Charlotte Alston – Acredito que o contato inicial com a música que meus irmãos e eu recebemos de minha mãe, combinado à escolha de meu pai de transmitir e nutrir em mim as sementes da narrativa, veio à tona na primeira vez em que me pediram para narrar com uma orquestra. Cada colaboração que faço, até hoje, é uma oportunidade de unir música e narrativa falada nos mais altos níveis artísticos. Ao longo da existência humana na terra, a música, a linguagem falada e a dança têm sido meios de expressão criativa e comunicativa – independentes umas das outras e em conjunto. Na tradição dos griôs da África Ocidental, a história era frequentemente contada em uma combinação de palavra falada, canto e acompanhamento instrumental. Hoje, como sempre, as crianças respondem imediatamente ao ritmo; a músicas e canções de pergunta e resposta. Os jogos infantis são cheios de música, ritmo e rima. Muitas vezes, nossa primeira experiência com música é a nossa mãe cantando uma canção de ninar logo depois que nascemos!

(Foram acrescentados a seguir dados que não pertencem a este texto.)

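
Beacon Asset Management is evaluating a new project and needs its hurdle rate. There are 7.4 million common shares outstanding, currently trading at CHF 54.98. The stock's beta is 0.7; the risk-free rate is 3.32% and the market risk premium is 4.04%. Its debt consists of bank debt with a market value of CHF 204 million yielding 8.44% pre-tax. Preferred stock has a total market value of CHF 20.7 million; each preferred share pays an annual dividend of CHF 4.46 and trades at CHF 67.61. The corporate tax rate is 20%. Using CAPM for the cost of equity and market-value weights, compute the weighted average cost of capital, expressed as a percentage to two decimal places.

6.36%

Cost of equity via CAPM: Re = 3.32% + 0.7 × 4.04% = 6.1480%.
Cost of preferred: Rp = 4.46 / 67.61 = 6.5967%.
Market value of equity E = 54.98 × 7.4m = 406.852m.
Total capital V = 406.852 + 20.7 + 204 = 631.552.
Equity: weight = 406.852/631.552 = 0.6442; cost = 6.148%.
Preferred: weight = 20.7/631.552 = 0.0328; cost = 6.5967%.
Bank debt: weight = 204/631.552 = 0.3230; after-tax cost = 8.44% × (1 − 20%) = 6.7520%.
WACC = 0.6442 × 6.1480% + 0.0328 × 6.5967% + 0.3230 × 6.7520% = 6.3578%.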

Você estuda diferentes instrumentos musicais africanos, como o djembe, a mbira, o shekere e a kora de 21 cordas. Como eles contribuem no momento de contar histórias? Como utilizá-los?
Charlotte Alston – Quando conheci a tradição oral da África Ocidental, quis explorar maneiras de incorporar alguns dos seus elementos tradicionais característicos à minha própria narrativa, oferecendo ao público americano a oportunidade de ter uma experiência com instrumentos tradicionais. Eu me interessei pela kora e, aos 50 anos (20 anos atrás!), conheci um professor – o falecido Djimo Kouyaté – que se dispôs a me aceitar como aluna. A música pode definir o humor de uma história ou impulsionar o ritmo. Pode ser usada para atrair e segurar a atenção dos ouvintes. A contadora de histórias norte-americana, Angela Lloyd, o coloca dessa maneira: “A música é a água para o barco da história”. Em algumas tradições, assim que a música começa, as pessoas do lugar já sabem qual história está prestes a ser contada. É importante ter certeza de que há um equilíbrio ao usar instrumentos ou músicas com narração de histórias. A música deve servir para melhorar o conto, não para dominá-lo.
O que significa contar histórias para você? Como essa arte pode reverberar nos momentos vividos por nós hoje?
Charlotte Alston – Eu me sinto grata por ter tido a oportunidade de passar uma parte da minha vida compartilhando histórias, envolvendo a imaginação, estimulando a curiosidade, transmitindo informações e fazendo conexões de ser humano para ser humano através desse meio. Cada vez que nos abrimos para compartilhar e ouvir histórias – sejam histórias tradicionais, sejam profundamente pessoais –, abrimos verdadeiras avenidas para a conexão humana e a compaixão.